When and how did you choose your major? 

On Ash Wednesday, my eighth grade teacher wrote, "Memento, homo, quia pulvis es, et in pulverem reverteris." (Remember, man, that you are dust, and unto dust you shall return.) That was the moment I knew dead languages were for me.  My high school didn't offer Latin, so it was the first course I signed up for freshman year. I majored in English and Classics and loved every minute of it.

What resources did you use on campus that you recommend current students use? 
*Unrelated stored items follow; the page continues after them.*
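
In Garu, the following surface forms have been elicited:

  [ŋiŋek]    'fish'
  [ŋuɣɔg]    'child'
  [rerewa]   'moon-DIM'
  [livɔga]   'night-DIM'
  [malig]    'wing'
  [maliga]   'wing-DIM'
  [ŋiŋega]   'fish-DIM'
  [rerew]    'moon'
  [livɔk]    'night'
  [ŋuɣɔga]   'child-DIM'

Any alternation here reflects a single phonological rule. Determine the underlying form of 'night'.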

Go to the career center. Just schedule an appointment and go. I didn't have a clue about how to apply for a teaching job, what to say on an interview, what to do after the interview, but they coached me through it all. I got my first job offer one month before graduating, and I give a lot of the credit to the career center. They also taught me how to write and format a resume- and I still use that format three jobs later.

What did you do immediately after graduation? How did you decide to take that path? / What do you do now and why did you choose this career?

Life after graduation has been chaotic and wonderful. I went to Arizona to teach English and Latin in a charter school.  Next, I became a field guide for about a year in a wilderness therapy program for young adults in Asheville, NC. I am currently teaching secondary school Latin and Greek in Virginia. I've just been accepted into the M.A. in Comparative Literature at Harvard for English. My plan was always to take some time, teach, and then apply to graduate school. I ended up taking more time than I thought I would, and I certainly didn't see wilderness guide in the mix, but I have learned and experienced more than I could ever imagine in the past three years by staying flexible and trying scary things. And I've had a fantastic time so far.

What skills, tools, or knowledge from your major have been most useful to you since graduation?  

Plato taught me that perplexity is the beginning of knowledge, and my Plato professor told us, "Being content with yourself is delusion." I developed a lot of specific skills and tools while studying English and Classics, but these two lessons developed a mindset that keeps me moving forward. Answers are just the byproducts of a more meaningful process, and I like to think that a healthy amount of dissatisfaction inspires me to be a better person going onward to better things.

How do you balance your work and personal life?

I don't believe in the concept. If you don't try to separate them, there is nothing to balance. As a field guide, I lived with groups of clients for eight days at a time while backpacking through the woods. As a teacher, I stay late and commit my weekends to Latin tournaments. I'm single, young, and still idealistic enough not to choose a career that I want to separate from my personal life.

What advice do you have for current students?

Find opportunities; don't wait for them to find you. Apply for things for which you are not qualified. If you start to feel competent and confident, it's time to go outside of your comfort zone again. We can be comfortable later, when we have real responsibilities like a family. Students are expected to be awkward in college; now is the time to grow.